In the United States, Hernandez was charged with drug trafficking and weapons offenses in late January 2022 during the Biden administration amid its crackdown on corruption in Central and South America.

Honduran authorities arrested him in February 2022 and extradited him to the United States, where he was convicted in March 2024 on all counts and sentenced in June of that year to 45 years in prison.

U.S. prison officials released Hernandez earlier this month after receiving a pardon from Trump, who said the disgraced Honduran president had been "treated very harshly and unfairly."

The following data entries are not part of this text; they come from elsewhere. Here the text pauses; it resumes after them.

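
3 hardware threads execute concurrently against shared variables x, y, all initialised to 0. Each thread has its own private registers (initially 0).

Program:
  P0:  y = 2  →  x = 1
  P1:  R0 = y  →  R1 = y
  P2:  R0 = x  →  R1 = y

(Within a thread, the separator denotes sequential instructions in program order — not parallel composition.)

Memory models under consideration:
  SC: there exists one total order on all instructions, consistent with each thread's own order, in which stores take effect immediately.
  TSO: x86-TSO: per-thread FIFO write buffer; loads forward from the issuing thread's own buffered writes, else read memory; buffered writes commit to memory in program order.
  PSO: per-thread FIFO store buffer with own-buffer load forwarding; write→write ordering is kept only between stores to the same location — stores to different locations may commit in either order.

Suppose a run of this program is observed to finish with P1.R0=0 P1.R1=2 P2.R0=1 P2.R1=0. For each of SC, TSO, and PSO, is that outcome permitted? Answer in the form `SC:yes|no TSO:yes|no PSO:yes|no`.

outcome vector order: (P1.R0,P1.R1,P2.R0,P2.R1)
[SC] allowed = {<0 0 0 0>; <0 0 0 2>; <0 0 1 2>; <0 2 0 0>; <0 2 0 2>; <0 2 1 2>; <2 2 0 0>; <2 2 0 2>; <2 2 1 2>}
[TSO] allowed = {<0 0 0 0>; <0 0 0 2>; <0 0 1 2>; <0 2 0 0>; <0 2 0 2>; <0 2 1 2>; <2 2 0 0>; <2 2 0 2>; <2 2 1 2>}
[PSO] allowed = {<0 0 0 0>; <0 0 0 2>; <0 0 1 0>; <0 0 1 2>; <0 2 0 0>; <0 2 0 2>; <0 2 1 0>; <0 2 1 2>; <2 2 0 0>; <2 2 0 2>; <2 2 1 0>; <2 2 1 2>}
target <0 2 1 0> ∈ {PSO}

SC:no TSO:no PSO:yes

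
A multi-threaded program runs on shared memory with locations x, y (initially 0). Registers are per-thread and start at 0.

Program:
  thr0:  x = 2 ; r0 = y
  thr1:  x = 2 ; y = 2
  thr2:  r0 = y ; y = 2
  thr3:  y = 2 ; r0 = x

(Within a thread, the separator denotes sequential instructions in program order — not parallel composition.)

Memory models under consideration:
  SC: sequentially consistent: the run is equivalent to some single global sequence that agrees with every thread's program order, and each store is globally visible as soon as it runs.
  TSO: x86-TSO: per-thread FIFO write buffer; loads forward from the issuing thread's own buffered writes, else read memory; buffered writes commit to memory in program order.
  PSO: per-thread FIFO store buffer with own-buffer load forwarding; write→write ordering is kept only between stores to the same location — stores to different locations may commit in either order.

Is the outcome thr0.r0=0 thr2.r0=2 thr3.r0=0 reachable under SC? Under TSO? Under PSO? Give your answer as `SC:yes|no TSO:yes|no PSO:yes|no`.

SC:no TSO:yes PSO:yes

outcome vector order: (thr0.r0,thr2.r0,thr3.r0)
SC: 6 outcomes — {<0 0 2> <0 2 2> <2 0 0> <2 0 2> <2 2 0> <2 2 2>}
TSO: 8 outcomes — {<0 0 0> <0 0 2> <0 2 0> <0 2 2> <2 0 0> <2 0 2> <2 2 0> <2 2 2>}
PSO: 8 outcomes — {<0 0 0> <0 0 2> <0 2 0> <0 2 2> <2 0 0> <2 0 2> <2 2 0> <2 2 2>}
target <0 2 0> ∈ {TSO,PSO}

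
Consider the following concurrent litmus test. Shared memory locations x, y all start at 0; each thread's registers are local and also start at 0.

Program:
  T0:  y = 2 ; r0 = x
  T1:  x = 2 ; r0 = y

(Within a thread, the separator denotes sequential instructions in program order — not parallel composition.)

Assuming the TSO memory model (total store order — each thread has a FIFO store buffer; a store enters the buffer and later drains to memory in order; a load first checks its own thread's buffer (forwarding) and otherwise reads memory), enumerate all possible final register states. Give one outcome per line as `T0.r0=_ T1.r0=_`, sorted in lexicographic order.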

Trump made the announcement while urging Hondurans to vote for conservative Nasry "Tito" Asfura for president ahead of the Nov. 30 elections, in which he is challenging left-leaning President Xiomara Castro, moves widely seen as opposition to her government.

The announcement of the pardon was met with criticism from both Democrats and Republicans, as well as critics of Trump's administration, which has killed 86 people in 22 military strikes targeting alleged drug-trafficking boats in international waters.

"Hernandez once boasted at a meeting of narco-traffickers that 'together they would shove the drugs right up the noses of the gringos.' What message does pardoning this criminal send to parents who have lost children to narcotics, to law enforcement officers risking everything to stop the flow of deadly drugs?" Rep. Nancy Pelosi, D-Calif., said in a Dec. 2 floor speech.

"This disgraceful pardon should be met with bipartisan condemnation as an affront to our values, our safety, our rule of law, our democracy."

Hernandez served two terms as president, from 2014 to 2022.

The election between Asfura and Castro was still too close to call as of Monday night.